Fractional Calculus and Residues

[Harrisonized]

According to Fractional Calculus, the power rule can be written as

(d^m/dz^m) zⁿ = n!/(n-m)! z^n-m

For example,

(d^1/2/dz^1/2) z^1/2 = (1/2)!/(1/2-1/2)! z⁰ = (1/2)√π

To find the residue of f(z) = f(z)/(z-z₀)^m at z→z₀, the formula is Res(z→z₀) f(z) = 1/(m-1)! d^m-1/dz^m-1 f(z).

For example, when I use the formula for the residue of 1/(z-1)^1/2 at z→1, I get the following:

1/(1/2-1)! d^1/2-1/dz^1/2-1 1
= 1/(-1/2)! (2/√π) z^1/2 = 2/π

Actually, the formula for any power residue can also be computed.

Res(z→z₀) f(z)
= 1/(m/2-1)! (d^m/2-1/dz^m/2-1) z⁰ = (1/(m/2-1)!)(0!/(1-m/2)!) z^1-m/2
= 1/[(m/2-1)!(1-m/2)!] z^1-m/2, where m is an odd integer.
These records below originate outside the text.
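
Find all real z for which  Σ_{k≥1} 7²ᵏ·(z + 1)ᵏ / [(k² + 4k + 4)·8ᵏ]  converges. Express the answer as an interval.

By the ratio test, |a_{k+1}/a_k| = [(k² + 4k + 4)/((k+1)² + 4(k+1) + 4)] · 49/8 → 49/8.
Thus R = 1/(49/8) = 8/49.
Check z = -41/49: absolute convergence follows by limit comparison with Σ 1/k².
Check z = -57/49: absolute convergence follows by limit comparison with Σ 1/k².

[-57/49, -41/49]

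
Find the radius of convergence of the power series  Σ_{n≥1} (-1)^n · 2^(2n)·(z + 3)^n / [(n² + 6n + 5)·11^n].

Ratio test: |a_{n+1}/a_n| = [(n² + 6n + 5)/((n+1)² + 6(n+1) + 5)] · 4/11 → 4/11 as n → ∞.
Thus R = 1/(4/11) = 11/4.

R = 11/4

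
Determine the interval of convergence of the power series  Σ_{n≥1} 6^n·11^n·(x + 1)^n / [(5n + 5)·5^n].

[-71/66, -61/66)

Apply the ratio test: |a_{n+1}| / |a_n| = [(5n + 5)/(5(n+1) + 5)] · 6·11/5, which tends to 66/5 as n → ∞.
Hence the series converges for |x + 1| < 1/(66/5) = 5/66, so the radius of convergence is 5/66.
Check x = -61/66: the terms behave like c/n; limit comparison with the harmonic series gives divergence.
At x = -71/66: the terms alternate in sign and decrease monotonically to 0 in absolute value (size ~ c/n), so the alternating series test gives convergence.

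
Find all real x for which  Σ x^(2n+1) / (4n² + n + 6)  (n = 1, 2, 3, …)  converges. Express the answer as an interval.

[-1, 1]

Ratio test: |a_{n+1}/a_n| = (4n² + n + 6)/(4(n+1)² + (n+1) + 6) → 1 as n → ∞.
Successive powers of x differ by 2, so the series converges when |x|² · 1 < 1, i.e. |x| < √(1) = 1. So R = 1.
Endpoint x = 1: the terms are on the order of 1/n², so the series converges absolutely by comparison with the p-series (p = 2 > 1).
When x = -1, the terms are on the order of 1/n², so the series converges absolutely by comparison with the p-series (p = 2 > 1).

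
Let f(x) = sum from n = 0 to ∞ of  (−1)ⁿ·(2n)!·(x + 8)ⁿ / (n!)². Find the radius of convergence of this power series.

Apply the ratio test: |a_{n+1}| / |a_n| = (2n+1)·(2n+2)/(n+1)², which tends to 4 as n → ∞.
Convergence for |x + 8| · 4 < 1, i.e. |x + 8| < 1/4. So R = 1/4.

R = 1/4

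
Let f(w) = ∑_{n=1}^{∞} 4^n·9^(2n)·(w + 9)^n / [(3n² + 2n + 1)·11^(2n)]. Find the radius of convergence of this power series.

By the ratio test, |a_{n+1}/a_n| = [(3n² + 2n + 1)/(3(n+1)² + 2(n+1) + 1)] · 4·81/121 → 324/121.
Convergence for |w + 9| · 324/121 < 1, i.e. |w + 9| < 121/324. So R = 121/324.

R = 121/324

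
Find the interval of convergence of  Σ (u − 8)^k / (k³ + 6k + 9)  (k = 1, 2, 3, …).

The ratio of consecutive coefficients is (k³ + 6k + 9)/((k+1)³ + 6(k+1) + 9) → 1.
So the series converges when |u − 8| < 1 and diverges when |u − 8| > 1; R = 1.
Check u = 9: absolute convergence follows by limit comparison with Σ 1/k³.
Check u = 7: the series is dominated by a constant times Σ 1/k³, which converges (p = 3 > 1).

[7, 9]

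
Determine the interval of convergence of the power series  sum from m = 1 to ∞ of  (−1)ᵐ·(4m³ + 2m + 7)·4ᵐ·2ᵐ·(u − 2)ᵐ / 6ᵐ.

Apply the ratio test: |a_{m+1}| / |a_m| = [(4(m+1)³ + 2(m+1) + 7)/(4m³ + 2m + 7)] · 4·2/6, which tends to 4/3 as m → ∞.
The series converges when 4/3 · |u − 2| < 1, giving R = 3/4.
At u = 11/4: the m-th term does not approach 0; divergence by the term test.
At u = 5/4: the m-th term does not approach 0; divergence by the term test.

(5/4, 11/4)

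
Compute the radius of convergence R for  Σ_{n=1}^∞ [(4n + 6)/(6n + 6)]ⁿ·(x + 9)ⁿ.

R = 3/2

By the Cauchy root test, |a_n|^(1/n) = (4n + 6)/(6n + 6) → 2/3.
Hence the series converges for |x + 9| < 1/(2/3) = 3/2, so the radius of convergence is 3/2.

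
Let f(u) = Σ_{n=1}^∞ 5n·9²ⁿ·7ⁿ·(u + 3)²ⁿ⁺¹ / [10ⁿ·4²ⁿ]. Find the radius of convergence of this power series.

Ratio test: |a_{n+1}/a_n| = [5(n+1)/5n] · 81·7/(10·16) → 567/160 as n → ∞.
Since the exponent of (u + 3) increases by 2 each term, convergence requires |u + 3|² < 160/567, hence R = 4√70/63.

R = 4√70/63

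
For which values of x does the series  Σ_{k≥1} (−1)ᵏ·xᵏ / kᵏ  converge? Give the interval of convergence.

Root test: |a_k|^(1/k) = 1/k → 0.
The limit is 0 for every x, so R = ∞.

(−∞, ∞)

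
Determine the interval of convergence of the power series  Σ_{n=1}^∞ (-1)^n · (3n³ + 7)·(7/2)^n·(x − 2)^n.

By the ratio test, |a_{n+1}/a_n| = [(3(n+1)³ + 7)/(3n³ + 7)] · 7/2 → 7/2.
Hence the series converges for |x − 2| < 1/(7/2) = 2/7, so the radius of convergence is 2/7.
At x = 16/7: the n-th term does not approach 0; divergence by the term test.
At x = 12/7: the terms have absolute value of order n³, which does not tend to 0, so the series diverges by the divergence test.

(12/7, 16/7)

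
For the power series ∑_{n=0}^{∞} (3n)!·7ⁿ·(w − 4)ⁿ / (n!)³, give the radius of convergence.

R = 1/189

Apply the ratio test: |a_{n+1}| / |a_n| = (3n+1)·(3n+2)·(3n+3)/(n+1)³ · 7, which tends to 189 as n → ∞.
Hence the series converges for |w − 4| < 1/(189) = 1/189, so the radius of convergence is 1/189.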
Using this formula, I can construct a table:

m=1, Res = 2/π √z₀
m=3, Res = 2/π 1/√z₀
m=5, Res = -2/(3π) 1/z₀^3/2
m=7, Res = 2/(5π) 1/z₀^5/2
m=9, Res = -2/(7π) 1/z₀^7/2
m=11, Res = 2/(9π) 1/z₀^9/2
.
.
.
m, Res = (-1)^(m+1)/2 2/[(m-2)π] 1/z^m/2-1

http://www.wolframalpha.com/input/?i=1/[(m/2-1)!+(1-m/2)!]+z^(1-m/2),+m=[1,15]

It's interesting to note that for m=2, Res=1, and every other even integer above that gives a 0 value. This is consistent with the correct results.

What is the meaning of such a residue? Every source I can find on the internet says there shouldn't be a residue, and Wolfram says the residue is 0.

 

[fresh_42]

I don't know fractional calculus, but here are some interesting papers:
https://www.math.ust.hk/~maykwok/courses/ma304/06_07/Complex_6.pdfhttps://www.degruyter.com/downloadpdf/books/9783110409475/9783110409475.3/9783110409475.3.pdfhttps://arxiv.org/ftp/arxiv/papers/1106/1106.3011.pdf

 

[Svein]

What is the meaning of such a residue? Every source I can find on the internet says there shouldn't be a residue, and Wolfram says the residue is 0.

Yes - they say the same thing.

For a simple pole the residue of $f(z)$ at $a$ equals the value of the function $(z-a)f(z)$ for $z=a$. Thus, if $a$ is not a pole, there is no residue and the value of $(z-a)f(z)$ is 0.